Pan Tomasz jest właścicielem pasieki w Grabowie nad Pilicą, 50 kilometrów na południe od Warszawy. W nocy z soboty na niedzielę ktoś wszedł na prywatny teren właściciela i zniszczył ule.
Nie wiadomo ile pszczół przeżyje
Mężczyzna zastanawia się, co kierowało osobą, która zniszczyła 24 ule. Pan Tomasz szacuje, że sprawca prawdopodobnie unicestwił około 500 tysięcy pszczół.
- Podejrzewam, że to był po prostu zły człowiek, albo zwykły akt chuligański - powiedział właściciel pasieki.
Dodał, że koszt jednej rodziny pszczelej to 500 złotych.
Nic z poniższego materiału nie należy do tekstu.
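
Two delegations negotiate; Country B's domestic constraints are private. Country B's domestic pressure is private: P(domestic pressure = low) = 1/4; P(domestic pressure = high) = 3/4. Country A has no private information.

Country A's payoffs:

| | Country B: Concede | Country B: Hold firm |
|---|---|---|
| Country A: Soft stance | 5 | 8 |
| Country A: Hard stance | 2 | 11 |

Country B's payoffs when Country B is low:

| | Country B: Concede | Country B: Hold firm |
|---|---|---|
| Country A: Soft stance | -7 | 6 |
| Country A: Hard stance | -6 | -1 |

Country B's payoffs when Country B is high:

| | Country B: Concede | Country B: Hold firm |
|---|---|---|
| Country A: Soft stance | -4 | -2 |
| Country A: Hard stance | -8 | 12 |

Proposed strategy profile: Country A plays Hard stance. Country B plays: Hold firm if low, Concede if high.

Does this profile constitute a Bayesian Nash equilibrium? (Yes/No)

Country A plays Hard stance: E[Hard stance] = 1/4·(11) + 3/4·(2) = 17/4; E[Soft stance] = 23/4. Not best-responding. ✗
Country B (domestic pressure low), facing Hard stance: Concede gives -6, Hold firm gives -1. Proposed Hold firm is best. ✓
Country B (domestic pressure high), facing Hard stance: Concede gives -8, Hold firm gives 12. Proposed Concede is not best — profitable deviation exists. ✗

No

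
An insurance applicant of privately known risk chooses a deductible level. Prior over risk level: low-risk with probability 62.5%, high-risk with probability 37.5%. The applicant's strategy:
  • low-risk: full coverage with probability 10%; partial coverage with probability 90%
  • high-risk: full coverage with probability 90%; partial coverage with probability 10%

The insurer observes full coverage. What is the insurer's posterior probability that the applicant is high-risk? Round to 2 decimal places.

0.84

P(full coverage) = 0.625·0.1 + 0.375·0.9 = 0.4
P(high-risk | full coverage) = (0.375·0.9) / 0.4 = 0.3375 / 0.4 = 0.84375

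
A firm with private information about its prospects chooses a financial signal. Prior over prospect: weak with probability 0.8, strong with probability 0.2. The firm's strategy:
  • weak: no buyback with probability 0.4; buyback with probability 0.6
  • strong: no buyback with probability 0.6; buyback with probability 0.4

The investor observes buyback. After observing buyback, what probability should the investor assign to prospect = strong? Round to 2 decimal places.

Apply Bayes' rule using the sender's strategy as the likelihood.
P(buyback) = 0.8·0.6 + 0.2·0.4 = 0.56
P(strong | buyback) = (0.2·0.4) / 0.56 = 0.08 / 0.56 = 0.142857

0.14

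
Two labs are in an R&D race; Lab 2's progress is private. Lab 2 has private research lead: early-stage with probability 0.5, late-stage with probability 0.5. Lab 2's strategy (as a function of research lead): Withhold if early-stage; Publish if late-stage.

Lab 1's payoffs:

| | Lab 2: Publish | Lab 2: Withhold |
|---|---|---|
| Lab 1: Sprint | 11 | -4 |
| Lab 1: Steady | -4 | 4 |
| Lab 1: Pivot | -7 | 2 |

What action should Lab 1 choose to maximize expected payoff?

Sprint

E[Sprint] = 0.5·(-4) + 0.5·(11) = 3.5
E[Steady] = 0.5·(4) + 0.5·(-4) = 0
E[Pivot] = 0.5·(2) + 0.5·(-7) = -2.5
Best response: Sprint (3.5 is the largest).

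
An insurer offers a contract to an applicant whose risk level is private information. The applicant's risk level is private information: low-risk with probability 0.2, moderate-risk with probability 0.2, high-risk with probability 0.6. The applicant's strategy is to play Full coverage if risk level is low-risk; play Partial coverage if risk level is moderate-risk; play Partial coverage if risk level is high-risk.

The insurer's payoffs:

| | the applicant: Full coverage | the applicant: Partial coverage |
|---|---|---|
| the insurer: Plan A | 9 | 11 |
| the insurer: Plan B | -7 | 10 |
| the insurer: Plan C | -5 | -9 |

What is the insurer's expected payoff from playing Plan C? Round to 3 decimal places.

-8.200

Take the expectation over the applicant's risk level, weighting each type's action by its prior probability.
E[Plan C] = 0.2·(-5) + 0.2·(-9) + 0.6·(-9) = (-1) + (-1.8) + (-5.4) = -8.2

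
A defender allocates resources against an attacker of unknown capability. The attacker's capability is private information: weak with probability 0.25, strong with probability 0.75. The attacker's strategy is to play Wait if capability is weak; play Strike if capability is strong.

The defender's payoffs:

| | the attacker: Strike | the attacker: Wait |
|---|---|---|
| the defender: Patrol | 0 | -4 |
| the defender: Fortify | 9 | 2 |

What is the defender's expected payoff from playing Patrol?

E[Patrol] = 0.25·(-4) + 0.75·0 = (-1) + 0 = -1

-1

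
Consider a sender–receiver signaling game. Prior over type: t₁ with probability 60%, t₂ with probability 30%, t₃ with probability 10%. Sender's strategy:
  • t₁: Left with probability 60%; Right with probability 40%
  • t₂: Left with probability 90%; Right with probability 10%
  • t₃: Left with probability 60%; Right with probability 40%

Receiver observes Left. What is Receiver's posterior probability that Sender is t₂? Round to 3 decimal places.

P(Left) = 0.6·0.6 + 0.3·0.9 + 0.1·0.6 = 0.69
P(t₂ | Left) = (0.3·0.9) / 0.69 = 0.27 / 0.69 = 0.391304

0.391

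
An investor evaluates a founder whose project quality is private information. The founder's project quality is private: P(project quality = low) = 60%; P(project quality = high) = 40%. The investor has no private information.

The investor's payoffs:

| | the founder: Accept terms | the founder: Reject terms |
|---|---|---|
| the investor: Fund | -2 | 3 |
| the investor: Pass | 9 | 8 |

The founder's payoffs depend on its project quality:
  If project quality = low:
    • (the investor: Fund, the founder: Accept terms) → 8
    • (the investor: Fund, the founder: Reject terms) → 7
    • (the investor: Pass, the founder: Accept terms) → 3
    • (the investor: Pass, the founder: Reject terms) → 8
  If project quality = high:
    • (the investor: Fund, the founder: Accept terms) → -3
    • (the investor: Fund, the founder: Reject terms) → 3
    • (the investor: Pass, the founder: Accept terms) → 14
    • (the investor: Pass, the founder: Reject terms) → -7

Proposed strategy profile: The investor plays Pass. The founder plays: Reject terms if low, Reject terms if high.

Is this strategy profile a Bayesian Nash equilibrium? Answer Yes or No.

The investor plays Pass: E[Pass] = 0.6·(8) + 0.4·(8) = 8; E[Fund] = 3. Best-responding. ✓
The founder (project quality low), facing Pass: Accept terms gives 3, Reject terms gives 8. Proposed Reject terms is best. ✓
The founder (project quality high), facing Pass: Accept terms gives 14, Reject terms gives -7. Proposed Reject terms is not best — profitable deviation exists. ✗

No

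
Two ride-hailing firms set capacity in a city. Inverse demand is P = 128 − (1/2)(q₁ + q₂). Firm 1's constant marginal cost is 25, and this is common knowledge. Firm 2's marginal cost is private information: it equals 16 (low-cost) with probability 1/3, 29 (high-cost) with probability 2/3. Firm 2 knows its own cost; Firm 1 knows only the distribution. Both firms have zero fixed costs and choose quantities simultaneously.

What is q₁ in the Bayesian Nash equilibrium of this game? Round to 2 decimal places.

68.44

Firm 2 with cost c maximizes (128 − (1/2)(q₁+q₂) − c)·q₂, giving q₂(c) = (128 − c − (1/2)q₁).
E[c₂] = 1/3·16 + 2/3·29 = 24.6667
Firm 1's FOC against E[q₂] yields q₁ = (128 − 2·25 + E[c₂])/(3/2) = (128 − 50 + 24.6667)/(3/2) = 68.4444.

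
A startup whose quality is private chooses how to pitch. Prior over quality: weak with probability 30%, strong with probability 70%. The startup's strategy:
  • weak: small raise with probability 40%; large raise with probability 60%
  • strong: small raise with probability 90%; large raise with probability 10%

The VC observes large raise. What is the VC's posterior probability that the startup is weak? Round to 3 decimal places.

Apply Bayes' rule using the sender's strategy as the likelihood.
P(large raise) = 0.3·0.6 + 0.7·0.1 = 0.25
P(weak | large raise) = (0.3·0.6) / 0.25 = 0.18 / 0.25 = 0.72

0.720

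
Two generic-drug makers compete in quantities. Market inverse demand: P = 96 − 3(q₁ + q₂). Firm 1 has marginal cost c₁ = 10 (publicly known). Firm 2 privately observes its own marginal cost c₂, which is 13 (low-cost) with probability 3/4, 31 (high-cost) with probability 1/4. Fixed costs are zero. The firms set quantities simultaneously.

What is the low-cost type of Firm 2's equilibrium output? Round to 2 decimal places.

8.64

Each type of Firm 2 best-responds to q₁; Firm 1 best-responds to the expected q₂ over Firm 2's types.
Firm 2 with cost c maximizes (96 − 3(q₁+q₂) − c)·q₂, giving q₂(c) = (96 − c − 3q₁)/6.
E[c₂] = 3/4·13 + 1/4·31 = 17.5
Firm 1's FOC against E[q₂] yields q₁ = (96 − 2·10 + E[c₂])/9 = (96 − 20 + 17.5)/9 = 10.3889.
q₂(low-cost) = (96 − 13 − 3·10.3889)/6 = 8.63889.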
- Straty można liczyć na 10 tysięcy złotych, ale nie o pieniądze tu chodzi. Ktoś przewrócił 24 rodziny pszczele. Jest zimno i pada deszcz. Nie wiem jak dużo pszczół przeżyje, ale nie sądzę, żeby było co zbierać - stwierdził ze smutkiem.
Sprawa zgłoszona policji
Pan Tomasz zaznaczył, że dopiero kupił działkę, na której planował prowadzić pasiekę. Nie zdążył jednak jej ogrodzić. - Zaoraliśmy pole i miała być tam ładna trawa. No ale nie będzie - dodał.
Sprawę zgłosił na policję.
Aspirant Ilona Tarczyńska, oficer prasowa z Komendy Powiatowej Policji w Kozienicach potwierdziła, że w niedzielę otrzymali zgłoszenie od właściciela pasieki.
- Na miejscu pracowała policja. Wyjaśniamy okoliczności i przyczyny tego zdarzenia. Zostało wszczęte postępowanie i prowadzimy czynności wyjaśniające, które mają na celu ustalenie sprawcy - poinformowała policjantka.
Dodała, że jak dotąd, w tej sprawie nikt nie został zatrzymany.